Twitter settles privacy charges with U.S.
Microblogging service Twitter has agreed to a settlement with the U.S. Federal Trade Commission over charges it put its customers privacy at risk by failing to safeguard their personal information.
The settlement announced by the FTC on Thursday stems from a series of attacks last year on Twitter, the three-year old phenomenon that lets people send short text messages to groups of followers. Under the terms of the agreement, Twitter is creating an independently audited security program, among other measures.
The FTC said serious lapses in Twitter's security allowed hackers to send out phony tweets pretending to be from U.S. President Barack Obama and Fox News. Hackers also managed to take administrative control of Twitter and gain access to private tweets, or short text messages of 140 characters or less.
Between January and May 2009, hackers were able to view nonpublic user information, gain access to direct messages and protected tweets, and reset any user's password and send tweets from any user account, according to the FTC complaint.
Twitter acknowledged 45 accounts were accessed by hackers in January last year and 10 in April 2009 for short periods of time.
It said the January attack resulted in unauthorized joke tweets from nine accounts. The hackers may also have accessed data such as email addresses and phone numbers, the privately held company said.
In the April incident, Twitter said it cut off the hacker's administrative access within 18 minutes of the attack and quickly informed affected users.
The FTC said Twitter was exposed to these attacks because it failed to take reasonable steps to prevent unauthorized administrative control of its system.
When a company promises consumers that their personal information is secure, it must live up to that promise, David Vladeck, director of the FTC's Bureau of Consumer Protection, said in a statement.

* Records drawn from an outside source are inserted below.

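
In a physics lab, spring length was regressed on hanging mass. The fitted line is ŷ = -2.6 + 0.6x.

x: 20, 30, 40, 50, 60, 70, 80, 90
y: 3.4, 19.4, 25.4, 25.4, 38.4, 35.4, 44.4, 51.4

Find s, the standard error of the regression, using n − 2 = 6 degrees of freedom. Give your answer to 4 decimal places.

x=20: ŷ = -2.6 + 0.6·20 = 9.4; r = 3.4 − 9.4 = -6
x=30: ŷ = -2.6 + 0.6·30 = 15.4; r = 19.4 − 15.4 = 4
x=40: ŷ = -2.6 + 0.6·40 = 21.4; r = 25.4 − 21.4 = 4
x=50: ŷ = -2.6 + 0.6·50 = 27.4; r = 25.4 − 27.4 = -2
x=60: ŷ = -2.6 + 0.6·60 = 33.4; r = 38.4 − 33.4 = 5
x=70: ŷ = -2.6 + 0.6·70 = 39.4; r = 35.4 − 39.4 = -4
x=80: ŷ = -2.6 + 0.6·80 = 45.4; r = 44.4 − 45.4 = -1
x=90: ŷ = -2.6 + 0.6·90 = 51.4; r = 51.4 − 51.4 = 0
SSE = 36 + 16 + 16 + 4 + 25 + 16 + 1 + 0 = 114
s = √(114/6) = √19 ≈ 4.3589

s = 4.3589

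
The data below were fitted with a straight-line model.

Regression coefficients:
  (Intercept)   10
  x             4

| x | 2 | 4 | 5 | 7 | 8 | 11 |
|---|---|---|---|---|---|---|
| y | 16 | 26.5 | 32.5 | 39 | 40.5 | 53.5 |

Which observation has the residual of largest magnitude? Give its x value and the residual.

x = 5, r = 2.5

x=2: ŷ = 10 + 4·2 = 18; r = 16 − 18 = -2
x=4: ŷ = 10 + 4·4 = 26; r = 26.5 − 26 = 0.5
x=5: ŷ = 10 + 4·5 = 30; r = 32.5 − 30 = 2.5
x=7: ŷ = 10 + 4·7 = 38; r = 39 − 38 = 1
x=8: ŷ = 10 + 4·8 = 42; r = 40.5 − 42 = -1.5
x=11: ŷ = 10 + 4·11 = 54; r = 53.5 − 54 = -0.5
Largest |r| is 2.5 at x = 5, residual 2.5.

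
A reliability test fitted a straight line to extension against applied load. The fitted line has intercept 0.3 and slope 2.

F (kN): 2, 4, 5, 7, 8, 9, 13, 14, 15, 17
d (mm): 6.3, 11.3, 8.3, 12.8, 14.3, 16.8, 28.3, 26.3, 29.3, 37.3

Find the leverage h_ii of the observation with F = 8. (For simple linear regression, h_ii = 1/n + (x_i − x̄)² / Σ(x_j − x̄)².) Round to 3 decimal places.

F̄ = (2 + 4 + 5 + 7 + 8 + 9 + 13 + 14 + 15 + 17)/10 = 9.4
Σ(F − F̄)² = 54.76 + 29.16 + 19.36 + 5.76 + 1.96 + 0.16 + 12.96 + 21.16 + 31.36 + 57.76 = 234.4
h = 1/10 + (-1.4)²/234.4 = 0.1 + 0.00836177 = 0.108

h = 0.108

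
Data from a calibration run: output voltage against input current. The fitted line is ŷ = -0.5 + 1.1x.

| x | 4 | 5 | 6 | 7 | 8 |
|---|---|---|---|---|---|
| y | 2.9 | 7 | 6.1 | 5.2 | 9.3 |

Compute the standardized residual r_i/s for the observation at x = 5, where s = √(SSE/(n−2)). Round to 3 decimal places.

x=4: ŷ = -0.5 + 1.1·4 = 3.9; r = 2.9 − 3.9 = -1
x=5: ŷ = -0.5 + 1.1·5 = 5; r = 7 − 5 = 2
x=6: ŷ = -0.5 + 1.1·6 = 6.1; r = 6.1 − 6.1 = 0
x=7: ŷ = -0.5 + 1.1·7 = 7.2; r = 5.2 − 7.2 = -2
x=8: ŷ = -0.5 + 1.1·8 = 8.3; r = 9.3 − 8.3 = 1
SSE = 1 + 4 + 0 + 4 + 1 = 10
s = √(10/3) = 1.82574
r/s = 2 / 1.82574 = 1.095

1.095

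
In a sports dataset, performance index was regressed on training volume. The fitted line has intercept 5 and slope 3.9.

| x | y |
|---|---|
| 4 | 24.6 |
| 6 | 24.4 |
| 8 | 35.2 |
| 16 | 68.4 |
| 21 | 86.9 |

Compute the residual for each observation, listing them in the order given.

4, -4, -1, 1, 0

x=4: ŷ = 5 + 3.9·4 = 20.6; e = 24.6 − 20.6 = 4
x=6: ŷ = 5 + 3.9·6 = 28.4; e = 24.4 − 28.4 = -4
x=8: ŷ = 5 + 3.9·8 = 36.2; e = 35.2 − 36.2 = -1
x=16: ŷ = 5 + 3.9·16 = 67.4; e = 68.4 − 67.4 = 1
x=21: ŷ = 5 + 3.9·21 = 86.9; e = 86.9 − 86.9 = 0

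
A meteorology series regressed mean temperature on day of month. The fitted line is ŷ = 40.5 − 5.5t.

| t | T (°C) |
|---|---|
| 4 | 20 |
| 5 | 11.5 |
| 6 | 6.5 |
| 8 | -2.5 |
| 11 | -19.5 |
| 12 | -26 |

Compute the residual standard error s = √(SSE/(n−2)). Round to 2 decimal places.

t=4: ŷ = 40.5 − 5.5·4 = 18.5; e = 20 − 18.5 = 1.5
t=5: ŷ = 40.5 − 5.5·5 = 13; e = 11.5 − 13 = -1.5
t=6: ŷ = 40.5 − 5.5·6 = 7.5; e = 6.5 − 7.5 = -1
t=8: ŷ = 40.5 − 5.5·8 = -3.5; e = -2.5 − (-3.5) = 1
t=11: ŷ = 40.5 − 5.5·11 = -20; e = -19.5 − (-20) = 0.5
t=12: ŷ = 40.5 − 5.5·12 = -25.5; e = -26 − (-25.5) = -0.5
SSE = 2.25 + 2.25 + 1 + 1 + 0.25 + 0.25 = 7
s = √(7/4) = √1.75 ≈ 1.32

s = 1.32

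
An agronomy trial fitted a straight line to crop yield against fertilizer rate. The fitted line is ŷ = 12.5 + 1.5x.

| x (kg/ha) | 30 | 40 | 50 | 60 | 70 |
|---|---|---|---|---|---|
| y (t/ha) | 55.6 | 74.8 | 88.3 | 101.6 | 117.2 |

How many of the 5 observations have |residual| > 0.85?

x=30: ŷ = 12.5 + 1.5·30 = 57.5; r = 55.6 − 57.5 = -1.9
x=40: ŷ = 12.5 + 1.5·40 = 72.5; r = 74.8 − 72.5 = 2.3
x=50: ŷ = 12.5 + 1.5·50 = 87.5; r = 88.3 − 87.5 = 0.8
x=60: ŷ = 12.5 + 1.5·60 = 102.5; r = 101.6 − 102.5 = -0.9
x=70: ŷ = 12.5 + 1.5·70 = 117.5; r = 117.2 − 117.5 = -0.3
|r| > 0.85: x=30 (|r|=1.9), x=40 (|r|=2.3), x=60 (|r|=0.9) → 3

3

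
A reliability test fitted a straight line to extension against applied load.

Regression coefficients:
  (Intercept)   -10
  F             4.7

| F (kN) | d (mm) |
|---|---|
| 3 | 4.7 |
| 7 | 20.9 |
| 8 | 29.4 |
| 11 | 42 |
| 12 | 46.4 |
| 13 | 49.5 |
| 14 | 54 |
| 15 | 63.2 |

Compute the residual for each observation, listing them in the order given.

F=3: ŷ = -10 + 4.7·3 = 4.1; r = 4.7 − 4.1 = 0.6
F=7: ŷ = -10 + 4.7·7 = 22.9; r = 20.9 − 22.9 = -2
F=8: ŷ = -10 + 4.7·8 = 27.6; r = 29.4 − 27.6 = 1.8
F=11: ŷ = -10 + 4.7·11 = 41.7; r = 42 − 41.7 = 0.3
F=12: ŷ = -10 + 4.7·12 = 46.4; r = 46.4 − 46.4 = 0
F=13: ŷ = -10 + 4.7·13 = 51.1; r = 49.5 − 51.1 = -1.6
F=14: ŷ = -10 + 4.7·14 = 55.8; r = 54 − 55.8 = -1.8
F=15: ŷ = -10 + 4.7·15 = 60.5; r = 63.2 − 60.5 = 2.7

0.6, -2, 1.8, 0.3, 0, -1.6, -1.8, 2.7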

And if a company allows consumers to designate their information as private, it must use reasonable security to support that designation, he said.
Under the terms of the settlement, Twitter will be barred for 20 years from misleading consumers about the extent to which it maintains and protects the security, privacy, and confidentiality of nonpublic consumer information.

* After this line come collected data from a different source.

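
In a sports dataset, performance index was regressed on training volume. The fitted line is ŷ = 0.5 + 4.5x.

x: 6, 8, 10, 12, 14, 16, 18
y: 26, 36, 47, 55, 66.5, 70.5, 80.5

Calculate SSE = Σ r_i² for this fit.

SSE = 19

x=6: ŷ = 0.5 + 4.5·6 = 27.5; r = 26 − 27.5 = -1.5
x=8: ŷ = 0.5 + 4.5·8 = 36.5; r = 36 − 36.5 = -0.5
x=10: ŷ = 0.5 + 4.5·10 = 45.5; r = 47 − 45.5 = 1.5
x=12: ŷ = 0.5 + 4.5·12 = 54.5; r = 55 − 54.5 = 0.5
x=14: ŷ = 0.5 + 4.5·14 = 63.5; r = 66.5 − 63.5 = 3
x=16: ŷ = 0.5 + 4.5·16 = 72.5; r = 70.5 − 72.5 = -2
x=18: ŷ = 0.5 + 4.5·18 = 81.5; r = 80.5 − 81.5 = -1
SSE = 2.25 + 0.25 + 2.25 + 0.25 + 9 + 4 + 1 = 19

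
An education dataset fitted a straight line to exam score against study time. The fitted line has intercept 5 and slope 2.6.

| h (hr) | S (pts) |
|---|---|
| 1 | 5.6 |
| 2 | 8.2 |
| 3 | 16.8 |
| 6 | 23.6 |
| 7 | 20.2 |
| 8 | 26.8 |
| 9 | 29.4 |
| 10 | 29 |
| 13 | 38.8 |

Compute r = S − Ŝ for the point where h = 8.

Ŝ = 5 + 2.6·8 = 25.8
r = 26.8 − 25.8 = 1

r = 1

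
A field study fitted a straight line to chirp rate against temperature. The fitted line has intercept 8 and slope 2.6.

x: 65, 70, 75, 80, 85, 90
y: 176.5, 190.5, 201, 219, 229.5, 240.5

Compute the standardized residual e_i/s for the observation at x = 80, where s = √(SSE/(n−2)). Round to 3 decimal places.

x=65: ŷ = 8 + 2.6·65 = 177; e = 176.5 − 177 = -0.5
x=70: ŷ = 8 + 2.6·70 = 190; e = 190.5 − 190 = 0.5
x=75: ŷ = 8 + 2.6·75 = 203; e = 201 − 203 = -2
x=80: ŷ = 8 + 2.6·80 = 216; e = 219 − 216 = 3
x=85: ŷ = 8 + 2.6·85 = 229; e = 229.5 − 229 = 0.5
x=90: ŷ = 8 + 2.6·90 = 242; e = 240.5 − 242 = -1.5
SSE = 0.25 + 0.25 + 4 + 9 + 0.25 + 2.25 = 16
s = √(16/4) = 2
e/s = 3 / 2 = 1.500

1.500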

Twitter must also establish a comprehensive security program that will be assessed by a third party every year for ten years, according to the FTC.
Twitter said it already made many of the changes suggested in the settlement, which comes less than two months after another popular social site, Facebook, suffered its own security breaches [ID:nN05108356].
The agreement will be subject to public comment for 30 days, starting on Thursday and continuing through July 26, 2010, after which the FTC will make a final decision.